Dimanche, au moment des discours, tous les orateurs se retrouvaient sur les valeurs du club capelain. Jacquy Laurens, vice-président de la FFR, le citait comme « exemple de citoyenneté » quand, le maire parlait « d'exemple pour la ruralité ». Poursuivant l'éloge « du bénévolat qui a fait la réputation du club capelain » par la conseillère départementale, Sophie Gargowitsch, le député, Jean-Louis Costes, évoquait pour sa part « un club porteur des valeurs fondatrices de la République ».

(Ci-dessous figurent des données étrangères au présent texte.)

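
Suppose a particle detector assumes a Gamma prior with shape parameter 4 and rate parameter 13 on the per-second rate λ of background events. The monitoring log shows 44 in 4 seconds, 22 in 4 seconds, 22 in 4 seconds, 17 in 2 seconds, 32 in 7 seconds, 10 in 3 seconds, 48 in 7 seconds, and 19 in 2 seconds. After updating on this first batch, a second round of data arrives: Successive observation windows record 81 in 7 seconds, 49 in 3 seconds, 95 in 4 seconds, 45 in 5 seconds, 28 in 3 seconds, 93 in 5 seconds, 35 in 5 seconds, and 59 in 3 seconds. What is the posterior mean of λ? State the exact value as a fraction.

Total count: 44 + 22 + 22 + 17 + 32 + 10 + 48 + 19 = 214.
Total exposure: 4 + 4 + 4 + 2 + 7 + 3 + 7 + 2 = 33 seconds.
After the first batch: Gamma(4 + 214, 13 + 33) = Gamma(218, 46).
Total count: 81 + 49 + 95 + 45 + 28 + 93 + 35 + 59 = 485.
Total exposure: 7 + 3 + 4 + 5 + 3 + 5 + 5 + 3 = 35 seconds.
After the second batch: Gamma(218 + 485, 46 + 35) = Gamma(703, 81).
Posterior mean = α'/β' = 703/81.

703/81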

Le sous-préfet de Villeneuve-sur-Lot, de toute évidence fin connaisseur du rugby des villages et des luttes sur des terrains boueux, se félicitait pour sa part que l'État ait participé au financement des travaux retracés par le maire. « 289 000 euros de travaux, financés à 78 % par des subventions, qui ont permis d'offrir aux joueurs des installations appréciées de tous », expliquait le maire. Éric Marchoux, président désormais légendaire du club qu'il dirige depuis 1989 et qui avait vu, alors qu'il avait 12 ans, le président Ferrasse inaugurer les 1res tribunes, pouvait se réjouir de voir aboutir un long chantier qu'il a projeté, lancé puis mené de bout en bout avec ses proches, Joël Lafon et Didier Rabot.

Il pourrait également être fier des éloges lancés au club par Jacky Laurens évoquant « un modèle d'intégration sociale et d'interrelations entre une commune et un club ». En effet, cette volonté permanente de lier la vie du club à celle du village est bien sa ligne de conduite. Plus porté sur le collectif que sur l'individuel, il préfère se réjouir de la totale réussite des deux journées.

Le samedi, des joueurs de toutes générations se sont donné rendez-vous sur le terrain pour des matchs amicaux avant de se retrouver, avec 400 convives, autour des buvettes et des tables pour gagner enfin des rencontres perdues, marquer les essais manqués et redistribuer quelques marrons.

Dimanche, un grand banquet clôturait la fête, l'épanchement des souvenirs et des émotions.